Levels of GLUT-1 were increased in DKO-1 exosomes, as well as in cell lysates (Figure 2A). To test whether these mutant KRAS exosomes contained functional GLUT-1, we measured 18F-fluorodeoxyglucose incorporation. After 1 hour, 18F-fluorodeoxyglucose uptake was significantly higher in DKO-1 exosomes (Figure 2B). The purified exosomes showed the characteristic cup-shaped morphology and size reported for exosomes (40–100 nm) (Supplementary Figure 4A and B). Further purification of exosomes on an iodixanol density gradient showed that GLUT-1 was present in the fractions that contain established exosomal markers (Supplementary Figure 4C). Thus, mutant KRAS exosomes contain increased levels of functional GLUT-1.

Figure 2

Exosomal GLUT-1 partially drives metabolic changes in recipient cells. (A) Immunoblot analysis of cells and exosomes. After normalization to syntenin-1, levels of GLUT-1 were increased 2.5- and 3.1-fold in cell lysates and 3.1- and 5.2-fold in exosomes of DLD-1 and DKO-1 cells, respectively. (B) Percent 18F-fluorodeoxyglucose (18FDG) uptake in exosomes isolated from DKs-8 and DKO-1 cells (N = 3 in triplicate). (C) Fold-change of 18FDG uptake in exosomes isolated from parental and GLUT-1 KO DLD-1 cells. (D) nuclear magnetic resonance (NMR) determination of glutamate and lactate secretion in recipient DLD-1 GLUT-1 KO cells 43 hours after treatment with exosomes from parental DLD-1 or GLUT-1 KO cells (N = 2 in triplicate). Data are plotted as the means ± SD. *P < .05.

Supplementary Figure 4

Morphologic and biochemical analysis of exosomes. (A) DKO-1 exosomes show characteristic appearance by transmission electron microscopy (Materials and Methods). (B) DKs-8 and DKO-1 exosomes have a similar mean particle diameter. Four independent preparations of DKs-8 and DKO-1 exosomes were subjected to nanoparticle tracking analysis (Materials and Methods). Data are plotted as average diameter ± SD. (C) Immunoblot analysis of DKO-1 cell–derived exosomes fractionated by iodixanol density gradient centrifugation. (D) Immunoblot analysis of DLD-1 parental and GLUT-1 KO cells and exosomes.
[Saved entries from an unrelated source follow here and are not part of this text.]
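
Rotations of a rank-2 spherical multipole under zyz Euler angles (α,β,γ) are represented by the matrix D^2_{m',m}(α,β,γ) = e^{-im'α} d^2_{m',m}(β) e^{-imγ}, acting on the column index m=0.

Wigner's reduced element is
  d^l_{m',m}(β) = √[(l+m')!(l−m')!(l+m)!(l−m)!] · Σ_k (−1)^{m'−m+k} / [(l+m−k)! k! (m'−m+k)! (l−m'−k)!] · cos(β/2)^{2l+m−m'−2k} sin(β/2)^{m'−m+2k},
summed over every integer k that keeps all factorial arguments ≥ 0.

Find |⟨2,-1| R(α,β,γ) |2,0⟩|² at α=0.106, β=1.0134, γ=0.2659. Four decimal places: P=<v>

First d^2_{-1,0}(β=1.0134), then the phase factors e^{-i(-1)α} and e^{-i(0)γ}:
With c≡cos(β/2)=0.874351 and s≡sin(β/2)=0.485295, N=[1·6·2·2]^{1/2}=4.898979
k∈{1,2} keeps every argument non-negative
  k=1: (−1)^0·4.8990/(2)·0.8744^3·0.4853^1 = +0.794581
  k=2: (−1)^1·4.8990/(2)·0.8744^1·0.4853^3 = -0.244781
d^2_{-1,0}(1.0134) = +0.794581 -0.244781 = +0.549800
|D^2_{-1,0}|² = |d^2_{-1,0}(β)|² = (+0.549800)² = 0.302280 (the z-rotation phases have unit modulus)

P=0.3023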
Targeted disruptions of both alleles of GLUT1 in DLD-1 cells (GLUT-1 knockout [KO]) led to loss of detectable GLUT-1 protein (Supplementary Figure 4D) and significantly reduced uptake of radiolabeled glucose in these exosomes (Figure 2C). None of the other glucose transporters tested (GLUT-2, GLUT-3, and GLUT-4) were detected in these exosomes (data not shown). We treated recipient DLD-1 GLUT-1 KO cells with exosomes isolated from DLD-1 parental or GLUT-1 KO cells for 43 hours and measured metabolite uptake and secretion using 1H-MRS. Compared with GLUT-1 KO exosomes, parental DLD-1 exosomes significantly increased secretion of lactate and glutamate in recipient cells (Figure 2D), suggesting that exosomal GLUT-1 contributes to the altered metabolic state of recipient cells.

In summary, we show that mutant KRAS exosomes are able to confer a Warburg-like effect on recipient colonic epithelial cells in vitro and in vivo. Increased functional exosomal GLUT-1 contributes to metabolic changes in recipient cells. These preliminary observations should prompt further study of exosomes in tumor metabolism.